In its steadfast devotion to chronicling the minute ups and downs of Ian’s road to adulthood, the film practically becomes a celebration of teenage awkwardness. Sometimes you feel compelled to laugh, but this laughter is most often accompanied by a cringe. Ian’s homophobic brother Rex (James Marsden) advises Ian at one point that “every guy has a fantasy about another guy but you gotta bury that shit way down … this is America.” While funny, this is also one of the few insights the film provides into male psychology. Apparently guys call each other gay as a form of defense against their repressed impulses. If this is really the case, then the writers of Sex Drive must have a lot of repressed impulses, because the dialogue mainly consists of penis jokes and homophobic innuendo.
Like Ian’s skills in bed, the acting leaves something to be desired. While Zuckerman, Duke and Crew obediently reel off their lines, their characters, Crew’s in particular, feel like underdeveloped stereotypes instead of fully-fledged people. Felicia’s Goth wardrobe and hatred of her perky blonde family signal that she is meant to be unconventional, but her sarcasm often comes across as brattiness. She acts like the stereotypical girl, clinging dreamily to Lance and rejecting Ian’s clumsy advances because she “doesn’t want to ruin” their friendship. And while Ian at least states his lines with conviction, making his character believable, Felicia often sounds insincere, as if even she doesn’t understand how she is meant to act.
Don’t expect things to pick up once the characters get on the road. The journey across America usually provides literature and film with creative inspiration. However, the road trip scenes in Sex Drive feel meandering and contribute nothing to the narrative. The characters encountered along the way are bizarre without being interesting or unique. Seth Green’s brief cameo as an Amish man leads to an amusing interlude where the characters party with the Amish, but it fails to leave any lasting impression.

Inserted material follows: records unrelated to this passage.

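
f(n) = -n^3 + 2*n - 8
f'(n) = 2 - 3*n^2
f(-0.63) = -9.01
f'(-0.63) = 0.81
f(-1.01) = -8.99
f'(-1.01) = -1.06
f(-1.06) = -8.93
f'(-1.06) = -1.37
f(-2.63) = 4.93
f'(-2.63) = -18.75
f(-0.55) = -8.93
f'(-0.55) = 1.09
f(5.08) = -128.94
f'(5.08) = -75.42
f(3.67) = -50.09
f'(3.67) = -38.41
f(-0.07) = -8.14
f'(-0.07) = 1.99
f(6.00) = -212.00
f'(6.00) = -106.00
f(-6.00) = 196.00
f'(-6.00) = -106.00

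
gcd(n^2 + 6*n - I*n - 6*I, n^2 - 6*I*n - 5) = n - I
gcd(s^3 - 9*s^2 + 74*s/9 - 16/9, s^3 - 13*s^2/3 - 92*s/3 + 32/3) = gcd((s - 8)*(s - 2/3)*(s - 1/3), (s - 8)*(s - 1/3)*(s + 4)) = s^2 - 25*s/3 + 8/3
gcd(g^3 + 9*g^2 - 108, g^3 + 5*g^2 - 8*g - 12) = g + 6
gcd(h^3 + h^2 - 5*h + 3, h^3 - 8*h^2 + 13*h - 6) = h^2 - 2*h + 1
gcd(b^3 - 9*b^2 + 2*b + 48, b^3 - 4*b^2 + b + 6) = b - 3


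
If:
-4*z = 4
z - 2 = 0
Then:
No Solution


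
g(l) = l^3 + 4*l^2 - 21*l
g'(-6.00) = 39.00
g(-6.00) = 54.00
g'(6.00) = 135.00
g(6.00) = 234.00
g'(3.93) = 56.77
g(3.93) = 39.95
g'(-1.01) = -26.02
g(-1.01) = 24.26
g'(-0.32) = -23.25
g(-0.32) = 7.10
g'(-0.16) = -22.20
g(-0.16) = 3.46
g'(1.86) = 4.26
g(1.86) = -18.79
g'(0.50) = -16.25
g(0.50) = -9.38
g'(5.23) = 102.90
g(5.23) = 142.64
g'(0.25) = -18.81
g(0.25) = -4.98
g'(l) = 3*l^2 + 8*l - 21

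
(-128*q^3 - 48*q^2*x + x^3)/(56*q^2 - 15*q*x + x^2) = (16*q^2 + 8*q*x + x^2)/(-7*q + x)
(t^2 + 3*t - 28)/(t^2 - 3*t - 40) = (-t^2 - 3*t + 28)/(-t^2 + 3*t + 40)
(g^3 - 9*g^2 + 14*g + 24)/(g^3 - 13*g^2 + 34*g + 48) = (g - 4)/(g - 8)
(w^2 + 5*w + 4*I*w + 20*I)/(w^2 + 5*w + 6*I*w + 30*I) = (w + 4*I)/(w + 6*I)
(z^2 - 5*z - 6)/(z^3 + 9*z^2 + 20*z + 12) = (z - 6)/(z^2 + 8*z + 12)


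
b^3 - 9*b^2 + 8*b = b*(b - 8)*(b - 1)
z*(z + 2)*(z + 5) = z^3 + 7*z^2 + 10*z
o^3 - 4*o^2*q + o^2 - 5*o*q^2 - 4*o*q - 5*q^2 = (o + 1)*(o - 5*q)*(o + q)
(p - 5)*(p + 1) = p^2 - 4*p - 5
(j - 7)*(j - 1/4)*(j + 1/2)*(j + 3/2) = j^4 - 21*j^3/4 - 12*j^2 - 31*j/16 + 21/16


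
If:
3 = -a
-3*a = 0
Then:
No Solution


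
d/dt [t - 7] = 1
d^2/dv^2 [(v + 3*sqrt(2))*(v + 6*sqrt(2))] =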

Maybe Anders wants to make the point that Americans have become so generic that it no longer makes a difference where you travel, everyone is the same. But after meeting multiple versions of the same homophobic trucker and tricky blonde, the viewer begins to long for Ian to find his online fun buddy, if only so the interminable parade of stereotypes can come to a close. The ending comes as something of a surprise, depending on the cynical level of the viewer, but provides no lingering emotional quandary or regret, save perhaps a slight feeling of nausea at having paid six dollars to see the lower body of an old man, among other wayside attractions that both Ian and the viewer would probably be better off without ever having encountered.